The Albums of 2013 (#4): The National – Trouble Will Find Me (4AD)

Feature by Chris Buckle | 05 Dec 2013

When his wife Joy Davidson died after three years of marriage, C.S. Lewis recorded his grief in a series of journals, published pseudonymously in the early 1960s. In the fourth and final diary dedicated to the subject, Lewis wrote on the immensity of his theme and the depths of its reach. “I thought I could describe a state; make a map of sorrow,” he reflected. “Sorrow, however, turns out to be not a state, but a process.”

The quote came to mind in May 2013, when The National set up their instruments in New York’s MoMA PS1 gallery and proceeded to play the same song – High Violets Sorrow – for six hours straight. Over and over and over they struck up the same beat, the same chords, the same sadness, as if picking a scab or etching a deeper and deeper trench. More than 100 times, vocalist Matt Berninger repeated his weary mantra: “Sorrow found me when I was young / sorrow waited, sorrow won.”

A fortnight later, Trouble Will Find Me was released. You don’t have to dig deep to hear echoes of that same stinging emotion, with Berninger intoning “I didn’t ask for this pain / it just came over me” on Pink Rabbits; declaring “I do not know what is wrong with me / the sour is in the cut” on Graceless; threatening “If you lose me, I’m gonna die” on Heavenfaced; and so forth. It seems that, whatever the intentions of the Sorrow-full marathon, scouring the slate wasn’t among them, with familiar themes revisited across the album: regret, self-doubt and melancholia, but also hope, tenderness and lust.

But then The National have always been a band of subtle revelations, with each new release a refinement of the last rather than a sudden shift in gears.
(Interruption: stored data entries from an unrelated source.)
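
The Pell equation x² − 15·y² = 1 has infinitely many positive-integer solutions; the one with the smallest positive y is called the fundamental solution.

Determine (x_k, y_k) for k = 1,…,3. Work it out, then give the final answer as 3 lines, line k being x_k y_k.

4 1
31 8
244 63

[3; 1,6] for √15; ℓ=2 ⇒ convergent index 1
step 0: (3, 1)  from 3·(1,0) + (0,1)
step 1: (4, 1)  from 1·(3,1) + (1,0)
fundamental: x₁=4, y₁=1  (since 16 − 15·1 = 1)
(4+1√15)^2 = 31 + 8√15
(4+1√15)^3 = 244 + 63√15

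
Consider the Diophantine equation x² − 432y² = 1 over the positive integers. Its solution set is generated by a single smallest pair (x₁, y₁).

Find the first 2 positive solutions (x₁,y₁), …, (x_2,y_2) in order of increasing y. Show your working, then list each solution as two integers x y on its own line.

1351 65
3650401 175630

d=432: √d = [20; 1,3,1,1,1,3,1,40] (ℓ=8, even), read p_7/q_7
k=0  a_k=20  p_k/q_k = 20/1
k=1  a_k=1  p_k/q_k = 21/1
…
k=3  a_k=1  p_k/q_k = 104/5
…
k=6  a_k=3  p_k/q_k = 1060/51
k=7  a_k=1  p_k/q_k = 1351/65
fundamental: x₁=1351, y₁=65  (since 1825201 − 432·4225 = 1)
n=2: (1351,65)∘(1351,65) = (1351·1351+432·65·65, 1351·65+65·1351) = (3650401,175630)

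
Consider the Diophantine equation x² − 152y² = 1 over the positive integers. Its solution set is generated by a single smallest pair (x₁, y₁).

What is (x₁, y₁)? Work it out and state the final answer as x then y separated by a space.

√152 → a₀=12, period (3,24); ℓ=2 even so k=1
a_0=12:  p_0=12·1+0=12,  q_0=12·0+1=1
a_1=3:  p_1=3·12+1=37,  q_1=3·1+0=3
(x₁, y₁) = (37, 3);  37² − 152·3² = 1 ✓

37 3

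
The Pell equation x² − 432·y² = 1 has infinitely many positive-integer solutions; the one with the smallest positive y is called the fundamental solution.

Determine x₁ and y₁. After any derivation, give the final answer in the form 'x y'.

1351 65

d=432: √d = [20; 1,3,1,1,1,3,1,40] (ℓ=8, even), read p_7/q_7
i=0: a=20 ⇒ p=20, q=1
i=1: a=1 ⇒ p=21, q=1
…
i=3: a=1 ⇒ p=104, q=5
i=4: a=1 ⇒ p=187, q=9
i=5: a=1 ⇒ p=291, q=14
i=6: a=3 ⇒ p=1060, q=51
i=7: a=1 ⇒ p=1351, q=65
→ (1351, 65).  Check: 1351²=1825201, 432·65²=1825200, difference 1.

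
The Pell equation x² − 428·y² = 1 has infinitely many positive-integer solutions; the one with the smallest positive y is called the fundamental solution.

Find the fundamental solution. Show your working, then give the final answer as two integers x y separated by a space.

1850887 89466

d=428: √d = [20; 1,2,4,1,5,10,5,1,4,2,1,40] (ℓ=12, even), read p_11/q_11
k=0  a_k=20  p_k/q_k = 20/1
…
k=3  a_k=4  p_k/q_k = 269/13
…
k=5  a_k=5  p_k/q_k = 1924/93
k=6  a_k=10  p_k/q_k = 19571/946
…
k=8  a_k=1  p_k/q_k = 119350/5769
…
k=10  a_k=2  p_k/q_k = 1273708/61567
k=11  a_k=1  p_k/q_k = 1850887/89466
→ (1850887, 89466).  Check: 1850887²=3425782686769, 428·89466²=3425782686768, difference 1.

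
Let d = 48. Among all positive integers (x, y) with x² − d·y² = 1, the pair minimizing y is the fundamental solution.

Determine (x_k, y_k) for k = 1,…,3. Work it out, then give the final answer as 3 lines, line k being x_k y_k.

√48 = [6; 1,12, …], period ℓ=2 (even) → k=1
step 0: (6, 1)  from 6·(1,0) + (0,1)
step 1: (7, 1)  from 1·(6,1) + (1,0)
fundamental: x₁=7, y₁=1  (since 49 − 48·1 = 1)
n=2: (7,1)∘(7,1) = (7·7+48·1·1, 7·1+1·7) = (97,14)
n=3: (97,14)∘(7,1) = (7·97+48·1·14, 7·14+1·97) = (1351,195)

7 1
97 14
1351 195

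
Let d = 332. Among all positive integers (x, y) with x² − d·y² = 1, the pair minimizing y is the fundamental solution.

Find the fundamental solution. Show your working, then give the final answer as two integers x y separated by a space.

√332 → a₀=18, period (4,1,1,8,1,1,4,36); ℓ=8 even so k=7
i=0: a=18 ⇒ p=18, q=1
…
i=3: a=1 ⇒ p=164, q=9
i=4: a=8 ⇒ p=1403, q=77
i=5: a=1 ⇒ p=1567, q=86
i=6: a=1 ⇒ p=2970, q=163
i=7: a=4 ⇒ p=13447, q=738
(x₁, y₁) = (13447, 738);  13447² − 332·738² = 1 ✓

13447 738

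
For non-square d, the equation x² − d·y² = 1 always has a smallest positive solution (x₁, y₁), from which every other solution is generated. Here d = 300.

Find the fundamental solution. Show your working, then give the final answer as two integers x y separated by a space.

[17; 3,8,3,34] for √300; ℓ=4 ⇒ convergent index 3
k=0  a_k=17  p_k/q_k = 17/1
k=1  a_k=3  p_k/q_k = 52/3
k=2  a_k=8  p_k/q_k = 433/25
k=3  a_k=3  p_k/q_k = 1351/78
→ (1351, 78).  Check: 1351²=1825201, 300·78²=1825200, difference 1.

1351 78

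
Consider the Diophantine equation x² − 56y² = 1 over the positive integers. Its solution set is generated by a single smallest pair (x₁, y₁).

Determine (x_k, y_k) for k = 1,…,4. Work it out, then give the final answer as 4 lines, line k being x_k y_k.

15 2
449 60
13455 1798
403201 53880

√56 = [7; 2,14, …], period ℓ=2 (even) → k=1
k=0  a_k=7  p_k/q_k = 7/1
k=1  a_k=2  p_k/q_k = 15/2
→ (15, 2).  Check: 15²=225, 56·2²=224, difference 1.
k=2:  x_2 = 15·15+56·2·2 = 449,  y_2 = 15·2+2·15 = 60
k=3:  x_3 = 15·449+56·2·60 = 13455,  y_3 = 15·60+2·449 = 1798
k=4:  x_4 = 15·13455+56·2·1798 = 403201,  y_4 = 15·1798+2·13455 = 53880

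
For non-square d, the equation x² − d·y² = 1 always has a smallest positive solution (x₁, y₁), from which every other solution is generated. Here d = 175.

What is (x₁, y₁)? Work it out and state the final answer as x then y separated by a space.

2024 153

√175 = [13; 4,2,1,2,4,26, …], period ℓ=6 (even) → k=5
i=0: a=13 ⇒ p=13, q=1
…
i=4: a=2 ⇒ p=463, q=35
i=5: a=4 ⇒ p=2024, q=153
→ (2024, 153).  Check: 2024²=4096576, 175·153²=4096575, difference 1.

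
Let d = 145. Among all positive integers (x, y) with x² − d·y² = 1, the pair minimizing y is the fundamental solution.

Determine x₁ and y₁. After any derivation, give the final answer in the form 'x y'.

289 24

[12; 24] for √145; ℓ=1 ⇒ convergent index 1
step 0: (12, 1)  from 12·(1,0) + (0,1)
step 1: (289, 24)  from 24·(12,1) + (1,0)
(x₁, y₁) = (289, 24);  289² − 145·24² = 1 ✓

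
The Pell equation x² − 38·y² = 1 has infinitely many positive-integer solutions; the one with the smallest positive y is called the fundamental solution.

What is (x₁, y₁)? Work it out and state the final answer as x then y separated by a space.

d=38: √d = [6; 6,12] (ℓ=2, even), read p_1/q_1
step 0: (6, 1)  from 6·(1,0) + (0,1)
step 1: (37, 6)  from 6·(6,1) + (1,0)
→ (37, 6).  Check: 37²=1369, 38·6²=1368, difference 1.

37 6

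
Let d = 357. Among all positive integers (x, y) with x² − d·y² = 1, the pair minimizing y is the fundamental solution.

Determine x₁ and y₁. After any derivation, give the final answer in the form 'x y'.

3401 180

d=357: √d = [18; 1,8,2,8,1,36] (ℓ=6, even), read p_5/q_5
a_0=18:  p_0=18·1+0=18,  q_0=18·0+1=1
a_1=1:  p_1=1·18+1=19,  q_1=1·1+0=1
a_2=8:  p_2=8·19+18=170,  q_2=8·1+1=9
a_3=2:  p_3=2·170+19=359,  q_3=2·9+1=19
a_4=8:  p_4=8·359+170=3042,  q_4=8·19+9=161
a_5=1:  p_5=1·3042+359=3401,  q_5=1·161+19=180
fundamental: x₁=3401, y₁=180  (since 11566801 − 357·32400 = 1)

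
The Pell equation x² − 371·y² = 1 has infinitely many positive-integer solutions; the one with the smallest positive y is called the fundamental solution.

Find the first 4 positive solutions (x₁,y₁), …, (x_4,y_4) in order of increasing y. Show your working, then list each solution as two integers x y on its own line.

1695 88
5746049 298320
19479104415 1011304712
66034158220801 3428322675360

[19; 3,1,4,1,3,38] for √371; ℓ=6 ⇒ convergent index 5
a_0=19:  p_0=19·1+0=19,  q_0=19·0+1=1
…
a_2=1:  p_2=1·58+19=77,  q_2=1·3+1=4
a_3=4:  p_3=4·77+58=366,  q_3=4·4+3=19
a_4=1:  p_4=1·366+77=443,  q_4=1·19+4=23
a_5=3:  p_5=3·443+366=1695,  q_5=3·23+19=88
→ (1695, 88).  Check: 1695²=2873025, 371·88²=2873024, difference 1.
n=2: (1695,88)∘(1695,88) = (1695·1695+371·88·88, 1695·88+88·1695) = (5746049,298320)
n=3: (5746049,298320)∘(1695,88) = (1695·5746049+371·88·298320, 1695·298320+88·5746049) = (19479104415,1011304712)
n=4: (19479104415,1011304712)∘(1695,88) = (1695·19479104415+371·88·1011304712, 1695·1011304712+88·19479104415) = (66034158220801,3428322675360)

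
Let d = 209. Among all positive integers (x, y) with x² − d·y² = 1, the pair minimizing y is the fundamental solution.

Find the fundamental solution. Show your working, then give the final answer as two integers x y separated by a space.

√209 → a₀=14, period (2,5,3,2,3,5,2,28); ℓ=8 even so k=7
step 0: (14, 1)  from 14·(1,0) + (0,1)
step 1: (29, 2)  from 2·(14,1) + (1,0)
step 2: (159, 11)  from 5·(29,2) + (14,1)
…
step 6: (21266, 1471)  from 5·(4019,278) + (1171,81)
step 7: (46551, 3220)  from 2·(21266,1471) + (4019,278)
(x₁, y₁) = (46551, 3220);  46551² − 209·3220² = 1 ✓

46551 3220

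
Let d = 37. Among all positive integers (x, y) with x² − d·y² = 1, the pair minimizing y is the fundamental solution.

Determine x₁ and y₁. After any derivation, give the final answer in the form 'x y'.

√37 → a₀=6, period (12); ℓ=1 odd so k=1
i=0: a=6 ⇒ p=6, q=1
i=1: a=12 ⇒ p=73, q=12
→ (73, 12).  Check: 73²=5329, 37·12²=5328, difference 1.

73 12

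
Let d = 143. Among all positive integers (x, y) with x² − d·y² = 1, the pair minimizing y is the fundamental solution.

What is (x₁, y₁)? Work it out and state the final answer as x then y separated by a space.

12 1

√143 → a₀=11, period (1,22); ℓ=2 even so k=1
k=0  a_k=11  p_k/q_k = 11/1
k=1  a_k=1  p_k/q_k = 12/1
fundamental: x₁=12, y₁=1  (since 144 − 143·1 = 1)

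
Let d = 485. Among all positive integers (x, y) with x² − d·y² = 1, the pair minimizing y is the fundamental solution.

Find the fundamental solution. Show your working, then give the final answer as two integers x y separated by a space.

969 44

√485 = [22; 44, …], period ℓ=1 (odd) → k=1
k=0  a_k=22  p_k/q_k = 22/1
k=1  a_k=44  p_k/q_k = 969/44
(x₁, y₁) = (969, 44);  969² − 485·44² = 1 ✓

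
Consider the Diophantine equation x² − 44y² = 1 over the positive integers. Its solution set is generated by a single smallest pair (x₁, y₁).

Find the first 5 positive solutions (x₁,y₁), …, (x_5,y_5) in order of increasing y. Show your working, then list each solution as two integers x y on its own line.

[6; 1,1,1,2,1,1,1,12] for √44; ℓ=8 ⇒ convergent index 7
a_0=6:  p_0=6·1+0=6,  q_0=6·0+1=1
a_1=1:  p_1=1·6+1=7,  q_1=1·1+0=1
a_2=1:  p_2=1·7+6=13,  q_2=1·1+1=2
…
a_4=2:  p_4=2·20+13=53,  q_4=2·3+2=8
a_5=1:  p_5=1·53+20=73,  q_5=1·8+3=11
a_6=1:  p_6=1·73+53=126,  q_6=1·11+8=19
a_7=1:  p_7=1·126+73=199,  q_7=1·19+11=30
fundamental: x₁=199, y₁=30  (since 39601 − 44·900 = 1)
k=2:  x_2 = 199·199+44·30·30 = 79201,  y_2 = 199·30+30·199 = 11940
k=3:  x_3 = 199·79201+44·30·11940 = 31521799,  y_3 = 199·11940+30·79201 = 4752090
k=4:  x_4 = 199·31521799+44·30·4752090 = 12545596801,  y_4 = 199·4752090+30·31521799 = 1891319880
k=5:  x_5 = 199·12545596801+44·30·1891319880 = 4993116004999,  y_5 = 199·1891319880+30·12545596801 = 752740560150

199 30
79201 11940
31521799 4752090
12545596801 1891319880
4993116004999 752740560150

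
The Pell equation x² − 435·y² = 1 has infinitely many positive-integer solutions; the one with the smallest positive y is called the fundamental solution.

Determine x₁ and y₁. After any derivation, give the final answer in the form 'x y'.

146 7

√435 → a₀=20, period (1,5,1,40); ℓ=4 even so k=3
i=0: a=20 ⇒ p=20, q=1
…
i=2: a=5 ⇒ p=125, q=6
i=3: a=1 ⇒ p=146, q=7
(x₁, y₁) = (146, 7);  146² − 435·7² = 1 ✓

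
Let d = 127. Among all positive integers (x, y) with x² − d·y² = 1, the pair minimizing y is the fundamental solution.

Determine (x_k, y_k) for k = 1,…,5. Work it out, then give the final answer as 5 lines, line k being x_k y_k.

4730624 419775
44757606858751 3971595379200
423462818377139450624 37576248838264821825
4006486743445029115330560001 355518209168531397366758400
37906364688445371364544653008890624 3363645945459311770024609913661375

[11; 3,1,2,2,7,11,7,2,2,1,3,22] for √127; ℓ=12 ⇒ convergent index 11
i=0: a=11 ⇒ p=11, q=1
i=1: a=3 ⇒ p=34, q=3
i=2: a=1 ⇒ p=45, q=4
i=3: a=2 ⇒ p=124, q=11
i=4: a=2 ⇒ p=293, q=26
…
i=6: a=11 ⇒ p=24218, q=2149
i=7: a=7 ⇒ p=171701, q=15236
i=8: a=2 ⇒ p=367620, q=32621
…
i=10: a=1 ⇒ p=1274561, q=113099
i=11: a=3 ⇒ p=4730624, q=419775
fundamental: x₁=4730624, y₁=419775  (since 22378803429376 − 127·176211050625 = 1)
n=2: (4730624,419775)∘(4730624,419775) = (4730624·4730624+127·419775·419775, 4730624·419775+419775·4730624) = (44757606858751,3971595379200)
n=3: (44757606858751,3971595379200)∘(4730624,419775) = (4730624·44757606858751+127·419775·3971595379200, 4730624·3971595379200+419775·44757606858751) = (423462818377139450624,37576248838264821825)
n=4: (423462818377139450624,37576248838264821825)∘(4730624,419775) = (4730624·423462818377139450624+127·419775·37576248838264821825, 4730624·37576248838264821825+419775·423462818377139450624) = (4006486743445029115330560001,355518209168531397366758400)
n=5: (4006486743445029115330560001,355518209168531397366758400)∘(4730624,419775) = (4730624·4006486743445029115330560001+127·419775·355518209168531397366758400, 4730624·355518209168531397366758400+419775·4006486743445029115330560001) = (37906364688445371364544653008890624,3363645945459311770024609913661375)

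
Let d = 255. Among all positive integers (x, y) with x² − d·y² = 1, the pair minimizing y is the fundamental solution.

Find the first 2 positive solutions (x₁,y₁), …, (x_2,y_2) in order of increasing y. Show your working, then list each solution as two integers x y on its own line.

16 1
511 32

√255 = [15; 1,30, …], period ℓ=2 (even) → k=1
i=0: a=15 ⇒ p=15, q=1
i=1: a=1 ⇒ p=16, q=1
→ (16, 1).  Check: 16²=256, 255·1²=255, difference 1.
(x_2, y_2) = (16·16 + 255·1·1, 16·1 + 1·16) = (511, 32)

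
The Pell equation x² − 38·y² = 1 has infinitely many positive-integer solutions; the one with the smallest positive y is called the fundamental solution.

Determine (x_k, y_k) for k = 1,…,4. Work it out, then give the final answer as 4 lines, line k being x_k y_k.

d=38: √d = [6; 6,12] (ℓ=2, even), read p_1/q_1
step 0: (6, 1)  from 6·(1,0) + (0,1)
step 1: (37, 6)  from 6·(6,1) + (1,0)
fundamental: x₁=37, y₁=6  (since 1369 − 38·36 = 1)
(x_2, y_2) = (37·37 + 38·6·6, 37·6 + 6·37) = (2737, 444)
(x_3, y_3) = (37·2737 + 38·6·444, 37·444 + 6·2737) = (202501, 32850)
(x_4, y_4) = (37·202501 + 38·6·32850, 37·32850 + 6·202501) = (14982337, 2430456)

37 6
2737 444
202501 32850
14982337 2430456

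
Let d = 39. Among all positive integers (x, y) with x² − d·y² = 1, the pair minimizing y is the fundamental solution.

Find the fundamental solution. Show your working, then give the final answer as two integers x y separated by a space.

25 4

√39 = [6; 4,12, …], period ℓ=2 (even) → k=1
k=0  a_k=6  p_k/q_k = 6/1
k=1  a_k=4  p_k/q_k = 25/4
fundamental: x₁=25, y₁=4  (since 625 − 39·16 = 1)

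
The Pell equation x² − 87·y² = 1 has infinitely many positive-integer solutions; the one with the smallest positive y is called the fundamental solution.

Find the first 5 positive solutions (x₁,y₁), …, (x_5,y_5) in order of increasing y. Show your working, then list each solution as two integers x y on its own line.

[9; 3,18] for √87; ℓ=2 ⇒ convergent index 1
k=0  a_k=9  p_k/q_k = 9/1
k=1  a_k=3  p_k/q_k = 28/3
→ (28, 3).  Check: 28²=784, 87·3²=783, difference 1.
n=2: (28,3)∘(28,3) = (28·28+87·3·3, 28·3+3·28) = (1567,168)
n=3: (1567,168)∘(28,3) = (28·1567+87·3·168, 28·168+3·1567) = (87724,9405)
n=4: (87724,9405)∘(28,3) = (28·87724+87·3·9405, 28·9405+3·87724) = (4910977,526512)
n=5: (4910977,526512)∘(28,3) = (28·4910977+87·3·526512, 28·526512+3·4910977) = (274926988,29475267)

28 3
1567 168
87724 9405
4910977 526512
274926988 29475267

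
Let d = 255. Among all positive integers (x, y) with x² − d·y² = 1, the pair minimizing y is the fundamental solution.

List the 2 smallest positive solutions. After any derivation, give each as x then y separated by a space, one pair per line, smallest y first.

d=255: √d = [15; 1,30] (ℓ=2, even), read p_1/q_1
a_0=15:  p_0=15·1+0=15,  q_0=15·0+1=1
a_1=1:  p_1=1·15+1=16,  q_1=1·1+0=1
(x₁, y₁) = (16, 1);  16² − 255·1² = 1 ✓
n=2: (16,1)∘(16,1) = (16·16+255·1·1, 16·1+1·16) = (511,32)

16 1
511 32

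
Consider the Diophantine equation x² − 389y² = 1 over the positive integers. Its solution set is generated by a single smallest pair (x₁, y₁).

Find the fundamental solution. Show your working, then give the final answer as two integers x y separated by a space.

√389 → a₀=19, period (1,2,1,1,1,1,2,1,38); ℓ=9 odd so k=17
a_0=19:  p_0=19·1+0=19,  q_0=19·0+1=1
a_1=1:  p_1=1·19+1=20,  q_1=1·1+0=1
a_2=2:  p_2=2·20+19=59,  q_2=2·1+1=3
a_3=1:  p_3=1·59+20=79,  q_3=1·3+1=4
…
a_5=1:  p_5=1·138+79=217,  q_5=1·7+4=11
…
a_7=2:  p_7=2·355+217=927,  q_7=2·18+11=47
a_8=1:  p_8=1·927+355=1282,  q_8=1·47+18=65
a_9=38:  p_9=38·1282+927=49643,  q_9=38·65+47=2517
…
a_11=2:  p_11=2·50925+49643=151493,  q_11=2·2582+2517=7681
…
a_15=1:  p_15=1·556329+353911=910240,  q_15=1·28207+17944=46151
a_16=2:  p_16=2·910240+556329=2376809,  q_16=2·46151+28207=120509
a_17=1:  p_17=1·2376809+910240=3287049,  q_17=1·120509+46151=166660
fundamental: x₁=3287049, y₁=166660  (since 10804691128401 − 389·27775555600 = 1)

3287049 166660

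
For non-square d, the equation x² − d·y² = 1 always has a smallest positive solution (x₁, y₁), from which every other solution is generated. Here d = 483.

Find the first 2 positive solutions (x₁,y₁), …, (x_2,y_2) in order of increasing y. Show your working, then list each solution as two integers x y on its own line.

22 1
967 44

[21; 1,42] for √483; ℓ=2 ⇒ convergent index 1
step 0: (21, 1)  from 21·(1,0) + (0,1)
step 1: (22, 1)  from 1·(21,1) + (1,0)
→ (22, 1).  Check: 22²=484, 483·1²=483, difference 1.
n=2: (22,1)∘(22,1) = (22·22+483·1·1, 22·1+1·22) = (967,44)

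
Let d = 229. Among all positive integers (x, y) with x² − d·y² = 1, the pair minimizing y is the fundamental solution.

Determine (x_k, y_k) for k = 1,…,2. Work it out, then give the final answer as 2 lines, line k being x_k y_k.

[15; 7,1,1,7,30] for √229; ℓ=5 ⇒ convergent index 9
step 0: (15, 1)  from 15·(1,0) + (0,1)
…
step 2: (121, 8)  from 1·(106,7) + (15,1)
…
step 4: (1710, 113)  from 7·(227,15) + (121,8)
step 5: (51527, 3405)  from 30·(1710,113) + (227,15)
step 6: (362399, 23948)  from 7·(51527,3405) + (1710,113)
step 7: (413926, 27353)  from 1·(362399,23948) + (51527,3405)
step 8: (776325, 51301)  from 1·(413926,27353) + (362399,23948)
step 9: (5848201, 386460)  from 7·(776325,51301) + (413926,27353)
→ (5848201, 386460).  Check: 5848201²=34201454936401, 229·386460²=34201454936400, difference 1.
n=2: (5848201,386460)∘(5848201,386460) = (5848201·5848201+229·386460·386460, 5848201·386460+386460·5848201) = (68402909872801,4520191516920)

5848201 386460
68402909872801 4520191516920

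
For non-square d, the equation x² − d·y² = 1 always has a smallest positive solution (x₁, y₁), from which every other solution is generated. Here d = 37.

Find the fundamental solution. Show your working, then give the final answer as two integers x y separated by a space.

√37 = [6; 12, …], period ℓ=1 (odd) → k=1
k=0  a_k=6  p_k/q_k = 6/1
k=1  a_k=12  p_k/q_k = 73/12
(x₁, y₁) = (73, 12);  73² − 37·12² = 1 ✓

73 12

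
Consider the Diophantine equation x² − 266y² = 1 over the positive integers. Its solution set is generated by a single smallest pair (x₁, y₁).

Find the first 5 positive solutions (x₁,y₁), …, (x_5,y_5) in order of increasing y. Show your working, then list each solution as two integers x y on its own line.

√266 = [16; 3,4,3,32, …], period ℓ=4 (even) → k=3
step 0: (16, 1)  from 16·(1,0) + (0,1)
…
step 2: (212, 13)  from 4·(49,3) + (16,1)
step 3: (685, 42)  from 3·(212,13) + (49,3)
(x₁, y₁) = (685, 42);  685² − 266·42² = 1 ✓
(x_2, y_2) = (685·685 + 266·42·42, 685·42 + 42·685) = (938449, 57540)
(x_3, y_3) = (685·938449 + 266·42·57540, 685·57540 + 42·938449) = (1285674445, 78829758)
(x_4, y_4) = (685·1285674445 + 266·42·78829758, 685·78829758 + 42·1285674445) = (1761373051201, 107996710920)
(x_5, y_5) = (685·1761373051201 + 266·42·107996710920, 685·107996710920 + 42·1761373051201) = (2413079794470925, 147955415130642)

685 42
938449 57540
1285674445 78829758
1761373051201 107996710920
2413079794470925 147955415130642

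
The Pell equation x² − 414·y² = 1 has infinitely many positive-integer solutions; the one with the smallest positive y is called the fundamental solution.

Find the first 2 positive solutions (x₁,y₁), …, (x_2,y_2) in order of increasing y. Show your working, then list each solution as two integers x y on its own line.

√414 = [20; 2,1,7,2,7,1,2,40, …], period ℓ=8 (even) → k=7
a_0=20:  p_0=20·1+0=20,  q_0=20·0+1=1
…
a_2=1:  p_2=1·41+20=61,  q_2=1·2+1=3
a_3=7:  p_3=7·61+41=468,  q_3=7·3+2=23
a_4=2:  p_4=2·468+61=997,  q_4=2·23+3=49
a_5=7:  p_5=7·997+468=7447,  q_5=7·49+23=366
a_6=1:  p_6=1·7447+997=8444,  q_6=1·366+49=415
a_7=2:  p_7=2·8444+7447=24335,  q_7=2·415+366=1196
→ (24335, 1196).  Check: 24335²=592192225, 414·1196²=592192224, difference 1.
(24335+1196√414)^2 = 1184384449 + 58209320√414

24335 1196
1184384449 58209320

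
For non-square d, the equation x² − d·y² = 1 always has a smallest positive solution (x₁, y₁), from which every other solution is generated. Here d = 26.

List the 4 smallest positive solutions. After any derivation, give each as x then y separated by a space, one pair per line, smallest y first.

d=26: √d = [5; 10] (ℓ=1, odd), read p_1/q_1
i=0: a=5 ⇒ p=5, q=1
i=1: a=10 ⇒ p=51, q=10
fundamental: x₁=51, y₁=10  (since 2601 − 26·100 = 1)
k=2:  x_2 = 51·51+26·10·10 = 5201,  y_2 = 51·10+10·51 = 1020
k=3:  x_3 = 51·5201+26·10·1020 = 530451,  y_3 = 51·1020+10·5201 = 104030
k=4:  x_4 = 51·530451+26·10·104030 = 54100801,  y_4 = 51·104030+10·530451 = 10610040

51 10
5201 1020
530451 104030
54100801 10610040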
Their sixth album continues this tradition: it softens its immediate predecessor’s more brazenly anthemic urges, but retains – perfects, even – the core qualities that have brought them to this point. The results are understated but profoundly impactful – see, for instance, the shimmering guitar that climaxes I Should Live in Salt’s penitent pleas, or the way Berninger’s baritone is buffeted by Bryan Devendorf’s pitter-patter drums in Demons’ one-line chorus. Despite confessions of awkwardness and discomfort in the lyrics, Trouble Will Find Me is the sound of a band with confidence in spades, and the courage to keep picking at the things that hurt to see what’s underneath.